How can I identify a 20i phishing email?
Recently, we’ve noticed an increase in the number of phishing emails targeting our customers. This article will outline some the key things to look out for to help you identify a potentially fraudulent phishing email – and what to do if you receive one.
'Phishing' is when scammers use scam emails or other means of communication to trick victims into providing sensitive or personal information. These emails will often refer the recipient to a fake website. The site is designed to replicate the service that they are imitating. In the case of 20i, we’ve seen links to fake versions of our My20i control panel and Stackmail platforms sent out to our customers.
Some of the signs of a phishing email include:
- The email isn’t addressed to your name. Many phishing emails will address the recipient of the email with a generic term such as ‘Dear Client’ or just simply ‘Hi’ – we’ll never do that. On all automated emails from My20i, we’ll address you by the name that has been set on the Contact Details page within your My20i account.
- The email has been received through a different email address to the one registered on your My20i account. The phishing emails that have targeted 20i customers in the past have been sent to email addresses that are listed on websites that are hosted by 20i (or where the domain name is registered with us). In these cases, the perpetrators have scraped these websites for email addresses on contact pages/forms. Often, this isn’t the email address that we hold on your account. If you are a 20i reseller, this will likely end up being your customer’s email address. 20i will only ever send account management emails (such as domain renewals) to the email address associated with your My20i account. Remember, 20i will never communicate with your customers using the 20i branded email template.
- The email hasn’t been received from the ‘20i.com’ domain. All automated emails sent from ourselves will be sent from the ‘20i.com’ domain. If the email you’ve received isn’t, then it’s likely that you’ve received a phishing email. All messages we send are DKIM signed – if the email you’ve received isn’t signed then it most likely isn’t genuine!

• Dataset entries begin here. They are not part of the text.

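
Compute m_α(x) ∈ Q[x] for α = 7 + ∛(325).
m_α(x) = x^3 - 21x^2 + 147x - 668

Set β = α - 7 = ∛(325), so β^3 = 325. Then (α - 7)^3 - 325 = 0, i.e. α is a root of g(x) = (x - 7)^3 - 325 = x^3 - 21x^2 + 147x - 668. Since g(x) = h(x - 7) where h(x) = x^3 - 325, and h is irreducible over Q (because 325 is not a perfect cube, so h has no rational root, and a monic cubic with no rational root is irreducible), g is also irreducible (irreducibility is preserved under the substitution x → x - 7). Hence m_α(x) = x^3 - 21x^2 + 147x - 668.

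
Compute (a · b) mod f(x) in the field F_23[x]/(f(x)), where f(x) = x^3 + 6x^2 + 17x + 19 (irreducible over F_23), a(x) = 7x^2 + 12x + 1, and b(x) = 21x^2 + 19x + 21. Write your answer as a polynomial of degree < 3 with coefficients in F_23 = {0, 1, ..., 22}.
a · b ≡ 5x^2 + 16x + 11 (mod f(x))

Multiply in F_23[x]: a(x)·b(x) = (7x^2 + 12x + 1)·(21x^2 + 19x + 21) = 9x^4 + 17x^3 + 5x^2 + 18x + 21. This has degree ≥ 3, so divide by f(x) over F_23: 9x^4 + 17x^3 + 5x^2 + 18x + 21 = (9x + 9)·(x^3 + 6x^2 + 17x + 19) + (5x^2 + 16x + 11). Hence a·b ≡ 5x^2 + 16x + 11 (mod f). (F_23[x]/(f) is a field with 23^3 = 12167 elements since f is irreducible of degree 3.)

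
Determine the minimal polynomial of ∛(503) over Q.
m_α(x) = x^3 - 503

α satisfies α^3 = 503, so x^3 - 503 annihilates α. By the rational root test, a rational root p/q (in lowest terms) of x^3 - 503 would satisfy p^3 = 503 q^3, forcing q = 1 and p^3 = 503; but 503 is not a perfect cube, contradiction. A monic cubic over Q with no rational root is irreducible (any nontrivial factorization would include a linear factor). Hence x^3 - 503 is the minimal polynomial of α, and in particular [Q(α):Q] = 3.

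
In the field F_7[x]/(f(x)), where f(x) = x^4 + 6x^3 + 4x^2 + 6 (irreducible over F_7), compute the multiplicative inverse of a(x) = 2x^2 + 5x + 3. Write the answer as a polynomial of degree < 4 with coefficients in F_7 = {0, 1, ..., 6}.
a(x)^(-1) ≡ x^3 + 3x^2 + 6x + 3 (mod f(x))

Since f is irreducible over F_7, F_7[x]/(f) is a field and a(x) ≠ 0 has an inverse. Apply the extended Euclidean algorithm to f(x) and a(x) in F_7[x]: f(x) = (4x^2 + 3)·a(x) + (6x + 4);  a(x) = (5x + 1)·(6x + 4) + (6). The last nonzero remainder is the constant 6 = gcd(f, a) in F_7. Back-substituting through the division chain expresses 6 = s(x)·a(x) + t(x)·f(x) with s(x) ≡ 6x^3 + 4x^2 + x + 4 (mod f), so (6x^3 + 4x^2 + x + 4)·a(x) ≡ 6 (mod f). Multiplying by 6^(-1) ≡ 6 in F_7 gives a(x)^(-1) ≡ 6·(6x^3 + 4x^2 + x + 4) ≡ x^3 + 3x^2 + 6x + 3 (mod f). Check: (2x^2 + 5x + 3)·(x^3 + 3x^2 + 6x + 3) = 2x^5 + 4x^4 + 2x^3 + 3x^2 + 5x + 2 ≡ 1 (mod x^4 + 6x^3 + 4x^2 + 6).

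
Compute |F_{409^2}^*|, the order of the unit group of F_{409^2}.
|F_{409^2}^*| = 167280

F_{409^2} has 409^2 = 167281 elements; its multiplicative group consists of all nonzero elements, so |F_{409^2}^*| = 167281 - 1 = 167280. (It is cyclic since any finite subgroup of the multiplicative group of a field is cyclic.)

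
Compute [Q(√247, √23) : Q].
[Q(√247, √23) : Q] = 4

[Q(√247):Q] = 2 (min poly x^2 - 247, irreducible since 247 is squarefree > 1). For the top step, suppose √23 ∈ Q(√247), say √23 = c + d√247 with c, d ∈ Q. Squaring: 23 = c^2 + 247d^2 + 2cd√247. Since √247 ∉ Q this forces 2cd = 0. If d = 0 then √23 = c ∈ Q, contradicting 23 squarefree > 1. If c = 0 then 23 = 247d^2, so 247·23 = (247d)^2 is a perfect square in Q — but 247·23 = 5681 is not a perfect square (since 247 and 23 are distinct squarefree integers). Contradiction. Hence √23 ∉ Q(√247), so x^2 - 23 stays irreducible over Q(√247) and [Q(√247, √23) : Q(√247)] = 2. By the tower law, [Q(√247, √23) : Q] = 2 · 2 = 4.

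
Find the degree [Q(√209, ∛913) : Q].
[Q(√209, ∛913) : Q] = 6

Let L = Q(√209, ∛913). Since Q(√209) ⊂ L and [Q(√209):Q] = 2, the tower law gives 2 | [L:Q]. Likewise Q(∛913) ⊂ L with [Q(∛913):Q] = 3 (because 913 is not a perfect cube), so 3 | [L:Q]. As gcd(2,3) = 1, [L:Q] is divisible by 6. Conversely L is generated over Q by √209 and ∛913, so [L:Q] ≤ 2·3 = 6. Therefore [Q(√209, ∛913) : Q] = 6.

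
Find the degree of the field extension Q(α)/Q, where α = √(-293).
[Q(α):Q] = 2

[Q(α):Q] equals the degree of the minimal polynomial of α. Here α^2 = -293 and x^2 + 293 is irreducible (d = -293 is squarefree, ≠ 1, hence not a square), so deg(m_α) = 2. Thus [Q(α):Q] = 2.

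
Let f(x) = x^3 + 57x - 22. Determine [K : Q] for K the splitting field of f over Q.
[K : Q] = 6

By the rational root test, any rational root of the monic integer polynomial f(x) = x^3 + 57x - 22 must be an integer dividing the constant term -22, i.e. one of ±{1, 2, 11, 22}. Evaluating: f(1) = 36, f(-1) = -80, f(2) = 100, f(-2) = -144, f(11) = 1936, f(-11) = -1980, f(22) = 11880, f(-22) = -11924; none is 0, so f has no rational root and is therefore irreducible over Q (a cubic with no linear factor over a field is irreducible). For an irreducible cubic, the Galois group is A_3 or S_3 according as the discriminant disc(f) = -4a^3 - 27b^2 = -4·(57)^3 - 27·(-22)^2 = -753840 is or is not a square in Q. Here disc(f) = -753840 is not a perfect square in Q, so the Galois group of f over Q is not contained in A_3 and must be all of S_3. The splitting field has degree |S_3| = 6 over Q, so [K : Q] = 6.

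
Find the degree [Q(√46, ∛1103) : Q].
[Q(√46, ∛1103) : Q] = 6

Let L = Q(√46, ∛1103). Since Q(√46) ⊂ L and [Q(√46):Q] = 2, the tower law gives 2 | [L:Q]. Likewise Q(∛1103) ⊂ L with [Q(∛1103):Q] = 3 (because 1103 is not a perfect cube), so 3 | [L:Q]. As gcd(2,3) = 1, [L:Q] is divisible by 6. Conversely L is generated over Q by √46 and ∛1103, so [L:Q] ≤ 2·3 = 6. Therefore [Q(√46, ∛1103) : Q] = 6.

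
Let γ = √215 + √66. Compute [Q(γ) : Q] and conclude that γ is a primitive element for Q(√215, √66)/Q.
[Q(γ) : Q] = 4 (equivalently, Q(γ) = Q(√215, √66))

Obviously Q(γ) ⊆ Q(√215, √66), and [Q(√215, √66):Q] = 4 (since 215, 66 are distinct squarefree integers > 1 with 14190 not a perfect square). To show equality we compute the minimal polynomial of γ. From γ = √215 + √66: γ^2 = 215 + 2√(14190) + 66 = 281 + 2√(14190), so γ^2 - 281 = 2√(14190); squaring, (γ^2 - 281)^2 = 4·14190, i.e. γ^4 - 562γ^2 + 78961 - 56760 = 0, i.e. γ^4 - 562γ^2 + 22201 = 0. So γ is a root of x^4 - 562x^2 + 22201. This polynomial is irreducible over Q: it has no rational root (each ±√215 ± √66 is irrational), and any factorization into two quadratics over Q would force √(14190) ∈ Q (pairing opposite roots) or √215, √66 ∈ Q (other pairings), all impossible. Hence [Q(γ):Q] = 4 = [Q(√215, √66):Q], so Q(γ) = Q(√215, √66).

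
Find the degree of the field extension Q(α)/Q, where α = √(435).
[Q(α):Q] = 2

[Q(α):Q] equals the degree of the minimal polynomial of α. Here α^2 = 435 and x^2 - 435 is irreducible (d = 435 is squarefree, ≠ 1, hence not a square), so deg(m_α) = 2. Thus [Q(α):Q] = 2.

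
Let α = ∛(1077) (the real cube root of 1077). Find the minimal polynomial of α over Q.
m_α(x) = x^3 - 1077

α satisfies α^3 = 1077, so x^3 - 1077 annihilates α. By the rational root test, a rational root p/q (in lowest terms) of x^3 - 1077 would satisfy p^3 = 1077 q^3, forcing q = 1 and p^3 = 1077; but 1077 is not a perfect cube, contradiction. A monic cubic over Q with no rational root is irreducible (any nontrivial factorization would include a linear factor). Hence x^3 - 1077 is the minimal polynomial of α, and in particular [Q(α):Q] = 3.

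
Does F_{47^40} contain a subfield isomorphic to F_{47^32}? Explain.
No: F_{47^32} is not a subfield of F_{47^40}

F_{p^m} embeds in F_{p^n} iff m | n. Here 32 ∤ 40 (since 40 = 1·32 + 8 with remainder 8 ≠ 0), so F_{47^32} is not a subfield of F_{47^40}. Equivalently: if it were, the tower law would give 32 = [F_{47^32}:F_47] dividing [F_{47^40}:F_47] = 40, contradiction.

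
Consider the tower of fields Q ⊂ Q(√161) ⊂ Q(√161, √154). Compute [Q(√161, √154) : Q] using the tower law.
[Q(√161, √154) : Q] = 4

[Q(√161):Q] = 2 (min poly x^2 - 161, irreducible since 161 is squarefree > 1). For the top step, suppose √154 ∈ Q(√161), say √154 = c + d√161 with c, d ∈ Q. Squaring: 154 = c^2 + 161d^2 + 2cd√161. Since √161 ∉ Q this forces 2cd = 0. If d = 0 then √154 = c ∈ Q, contradicting 154 squarefree > 1. If c = 0 then 154 = 161d^2, so 161·154 = (161d)^2 is a perfect square in Q — but 161·154 = 24794 is not a perfect square (since 161 and 154 are distinct squarefree integers). Contradiction. Hence √154 ∉ Q(√161), so x^2 - 154 stays irreducible over Q(√161) and [Q(√161, √154) : Q(√161)] = 2. By the tower law, [Q(√161, √154) : Q] = 2 · 2 = 4.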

- The information in the email isn’t correct. Does the email state that your domain name is up for renewal and you need to click the link below to renew your domain? However, when you check your My20i account the domain renewal is not due yet? If so, something might not quite be right!

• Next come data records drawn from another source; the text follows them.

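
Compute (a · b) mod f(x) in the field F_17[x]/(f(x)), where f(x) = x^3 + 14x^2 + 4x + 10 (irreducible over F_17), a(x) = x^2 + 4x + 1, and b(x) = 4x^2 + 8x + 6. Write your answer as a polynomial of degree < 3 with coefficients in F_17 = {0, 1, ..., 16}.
a · b ≡ 15x^2 + x + 3 (mod f(x))

Multiply in F_17[x]: a(x)·b(x) = (x^2 + 4x + 1)·(4x^2 + 8x + 6) = 4x^4 + 7x^3 + 8x^2 + 15x + 6. This has degree ≥ 3, so divide by f(x) over F_17: 4x^4 + 7x^3 + 8x^2 + 15x + 6 = (4x + 2)·(x^3 + 14x^2 + 4x + 10) + (15x^2 + x + 3). Hence a·b ≡ 15x^2 + x + 3 (mod f). (F_17[x]/(f) is a field with 17^3 = 4913 elements since f is irreducible of degree 3.)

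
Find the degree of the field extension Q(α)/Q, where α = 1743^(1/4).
[Q(α):Q] = 4

α is a root of x^4 - 1743. By Eisenstein's criterion at the prime p = 3 (which divides the constant term 1743 but p^2 = 9 does not, since 1743 is squarefree), x^4 - 1743 is irreducible over Q. Hence [Q(α):Q] = 4.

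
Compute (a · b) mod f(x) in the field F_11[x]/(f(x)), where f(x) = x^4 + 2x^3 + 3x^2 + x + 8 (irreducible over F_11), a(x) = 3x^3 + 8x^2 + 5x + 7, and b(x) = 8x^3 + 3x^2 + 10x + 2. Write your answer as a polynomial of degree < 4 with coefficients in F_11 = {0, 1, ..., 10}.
a · b ≡ 4x^3 + 9x^2 + 7x + 7 (mod f(x))

Multiply in F_11[x]: a(x)·b(x) = (3x^3 + 8x^2 + 5x + 7)·(8x^3 + 3x^2 + 10x + 2) = 2x^6 + 7x^5 + 6x^4 + 3x^3 + 10x^2 + 3x + 3. This has degree ≥ 4, so divide by f(x) over F_11: 2x^6 + 7x^5 + 6x^4 + 3x^3 + 10x^2 + 3x + 3 = (2x^2 + 3x + 5)·(x^4 + 2x^3 + 3x^2 + x + 8) + (4x^3 + 9x^2 + 7x + 7). Hence a·b ≡ 4x^3 + 9x^2 + 7x + 7 (mod f). (F_11[x]/(f) is a field with 11^4 = 14641 elements since f is irreducible of degree 4.)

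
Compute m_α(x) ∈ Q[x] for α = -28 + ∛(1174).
m_α(x) = x^3 + 84x^2 + 2352x + 20778

Set β = α + 28 = ∛(1174), so β^3 = 1174. Then (α + 28)^3 - 1174 = 0, i.e. α is a root of g(x) = (x + 28)^3 - 1174 = x^3 + 84x^2 + 2352x + 20778. Since g(x) = h(x + 28) where h(x) = x^3 - 1174, and h is irreducible over Q (because 1174 is not a perfect cube, so h has no rational root, and a monic cubic with no rational root is irreducible), g is also irreducible (irreducibility is preserved under the substitution x → x + 28). Hence m_α(x) = x^3 + 84x^2 + 2352x + 20778.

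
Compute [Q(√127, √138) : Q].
[Q(√127, √138) : Q] = 4

[Q(√127):Q] = 2 (min poly x^2 - 127, irreducible since 127 is squarefree > 1). For the top step, suppose √138 ∈ Q(√127), say √138 = c + d√127 with c, d ∈ Q. Squaring: 138 = c^2 + 127d^2 + 2cd√127. Since √127 ∉ Q this forces 2cd = 0. If d = 0 then √138 = c ∈ Q, contradicting 138 squarefree > 1. If c = 0 then 138 = 127d^2, so 127·138 = (127d)^2 is a perfect square in Q — but 127·138 = 17526 is not a perfect square (since 127 and 138 are distinct squarefree integers). Contradiction. Hence √138 ∉ Q(√127), so x^2 - 138 stays irreducible over Q(√127) and [Q(√127, √138) : Q(√127)] = 2. By the tower law, [Q(√127, √138) : Q] = 2 · 2 = 4.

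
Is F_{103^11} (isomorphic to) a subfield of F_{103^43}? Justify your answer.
No: F_{103^11} is not a subfield of F_{103^43}

F_{p^m} embeds in F_{p^n} iff m | n. Here 11 ∤ 43 (since 43 = 3·11 + 10 with remainder 10 ≠ 0), so F_{103^11} is not a subfield of F_{103^43}. Equivalently: if it were, the tower law would give 11 = [F_{103^11}:F_103] dividing [F_{103^43}:F_103] = 43, contradiction.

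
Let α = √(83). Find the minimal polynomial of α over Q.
m_α(x) = x^2 - 83

α satisfies α^2 - 83 = 0, so x^2 - 83 annihilates α. Since d = 83 is squarefree and ≠ 1, it is not a perfect square in Q, so x^2 - 83 has no rational root and is therefore irreducible over Q (a degree-2 polynomial over a field is irreducible iff it has no root). Hence m_α(x) = x^2 - 83.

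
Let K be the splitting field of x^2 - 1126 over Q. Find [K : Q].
[K : Q] = 2

f(x) = x^2 - 1126 factors as (x - √1126)(x + √1126). The splitting field is K = Q(√1126). Since 1126 is squarefree and > 1, it is not a perfect square, so x^2 - 1126 is irreducible over Q and [Q(√1126) : Q] = 2. Hence [K : Q] = 2.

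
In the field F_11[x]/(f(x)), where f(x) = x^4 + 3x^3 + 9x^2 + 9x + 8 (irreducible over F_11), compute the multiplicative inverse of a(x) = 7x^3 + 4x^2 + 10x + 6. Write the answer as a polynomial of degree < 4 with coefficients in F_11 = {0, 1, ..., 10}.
a(x)^(-1) ≡ x^3 + 9x^2 + 10x + 6 (mod f(x))

Since f is irreducible over F_11, F_11[x]/(f) is a field and a(x) ≠ 0 has an inverse. Apply the extended Euclidean algorithm to f(x) and a(x) in F_11[x]: f(x) = (8x + 10)·a(x) + (10x^2 + 4x + 3);  a(x) = (4x + 1)·(10x^2 + 4x + 3) + (5x + 3);  (10x^2 + 4x + 3) = (2x + 4)·(5x + 3) + (2). The last nonzero remainder is the constant 2 = gcd(f, a) in F_11. Back-substituting through the division chain expresses 2 = s(x)·a(x) + t(x)·f(x) with s(x) ≡ 2x^3 + 7x^2 + 9x + 1 (mod f), so (2x^3 + 7x^2 + 9x + 1)·a(x) ≡ 2 (mod f). Multiplying by 2^(-1) ≡ 6 in F_11 gives a(x)^(-1) ≡ 6·(2x^3 + 7x^2 + 9x + 1) ≡ x^3 + 9x^2 + 10x + 6 (mod f). Check: (7x^3 + 4x^2 + 10x + 6)·(x^3 + 9x^2 + 10x + 6) = 7x^6 + x^5 + 6x^4 + 2x^3 + 2x^2 + 10x + 3 ≡ 1 (mod x^4 + 3x^3 + 9x^2 + 9x + 8).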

- Poor written spelling and grammar. Although this isn’t always the case, many fraudulent emails will contain poor grammar and incorrect spelling – our automated system emails do not.
- Check the Email Notifications page in your My20i account. For any notification email that we send to you, there’ll also be a copy in the ‘Email Notifications’ page within your account (https://my.20i.com/account/notifications). If the email that you have received isn’t shown here then it’s most probably a fake!
What should I do once I have identified a phishing email?
- Don’t click any links in the email! Links inside these emails will often redirect you to deceptive sites designed to look just like My20i, Stackmail or StackCP. If you’re ever unsure about a link that’s asking for payment, we’d recommend heading to the ‘Email notifications’ page in My20i. If it’s there, you’re can be assured that it’s genuine.
- Don’t enter any personal information! If you’re dubious about an email that you’ve received, please don’t enter any of your sensitive information. Once you do so it is often too late and the criminals with already have your information.
- Contact 20i Support. Please provide the full email headers to our support team who will be able to pass them onto the 20i Abuse team. This information is invaluable in being able to detect where (and potentially who) the email has been from – and also helps us take action against the emails to prevent any more victims. You can also send the email directly (as an attachment, not forwarding it) to firstname.lastname@example.org.
What should I do if I do click on link/provide personal information?
- The first step would be to ensure that you update your My20i account password immediately. The quicker you update your password after entering into the deceptive site the lower the chance of the fraudster being able to access your account. We’d also advise that you update the password on any other services where you use the same email/password combination. However, we’d always recommend using different security information for every site you access, and making use of a password manager to keep track of everything.
- Add Two Factor Authentication. Two-factor authentication (2FA) adds another layer of security to your account which makes it more difficult for hackers to access your account. Once enabled, your logins to My20i can only be completed if both your password and an authenticator code is provided. We support TOTP authenticator apps, such as those from Google and Microsoft. See more: https://www.20i.com/support/my-services/two-factor-authentication-my20i
- Cancel/suspend your bank card. If you have entered your card details into the form then we would recommend contacting your bank and cancelling your card as soon as possible. Many banks allow you to suspend or cancel card directly through your online or mobile banking app without having to call them.